12. Juli 2026 — — — Hagen, Oberstleutnant a.D.

1937. Jemand bestellt Stahl. Das bedeutet immer dasselbe.

Heute bestellt jemand Berichte. Wieder dasselbe Spiel — der Stahl ist nun aus Worten, und die Worte sollen verschwinden. Die UN-Untersuchungskommission hat geliefert. Was sie liefert, riecht nach Asche.

Israel begeht im Gazastreifen Handlungen, die als Verbrechen gegen die Menschlichkeit zählen. Die Versorgung der Bevölkerung wird behindert. Die Kommission beschuldigt beide Seiten — palästinensische wie israelische — der Kriegsverbrechen. Überfälle auf Zivilisten. Unmenschliche Behandlung.

Spannend wird es dort, wo die Unterschrift leistet, was die Praxis verweigert. Israel hat die UN-Antifolterkonvention unterzeichnet — das Fakultativprotokoll nicht. Dieses Protokoll ermöglicht unabhängige Besuche in Hafteinrichtungen. Wer es nicht unterzeichnet, sagt: Vertrauen ist Sache der Wähler, nicht der Inspektoren. Die Konvention liegt in der Vitrine. Das Rote Kreuz bleibt vor verschlossenen Türen.

Misshandlungen und Folter sind in beiden Lagern dokumentiert — palästinensisch wie israelisch. In Israel regelt das die Militärjustiz, intern. Das Video, das aktuell durch die Öffentlichkeit läuft, zeigt israelische Soldaten bei der Misshandlung eines palästinensischen Gefangenen. Es hätte keinen Skandal gebraucht, wenn die Verfahren funktionierten. Es brauchte ein Video.

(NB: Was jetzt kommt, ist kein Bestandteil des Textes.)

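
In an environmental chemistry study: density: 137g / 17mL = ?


ρ = mass/volume
= 137/17
= 8.059 g/mL

8.059 g/mL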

Keine Entwarnung auf der anderen Seite. Die palästinensischen Behörden inhaftieren Journalisten und Kritiker. Gegen geschlechtsspezifische Gewalt unternehmen sie zu wenig. Bewaffnete palästinensische Gruppen schießen Raketen aus zivilen Gebieten ab — und wissen, dass die Antwort kein Skalpell sein wird. Sie nehmen die eigene Bevölkerung als Schild. Das ist keine Strategie, das ist Geiselnahme.

Was bleibt? Ein Stapel Konventionen, den niemand öffnet. Ein Bericht, den die eine Seite zerreißen, die andere ignorieren wird. Und dazwischen Zivilisten, die zwischen den Verträgen sterben.

Offen bleibt, wer auf israelischer Seite die Versorgung blockiert — politische Führung, Militär, Logistik. Unklar bleibt, welche Verfahren greifen, wenn die Militärjustiz allein urteilt. Unklar bleibt, wie viele dokumentierte Fälle je eine Akte werden.

Ich habe zwei Kriege geführt. Befehle, die niemand unterschreibt, sehen aus wie Konventionen ohne Protokoll.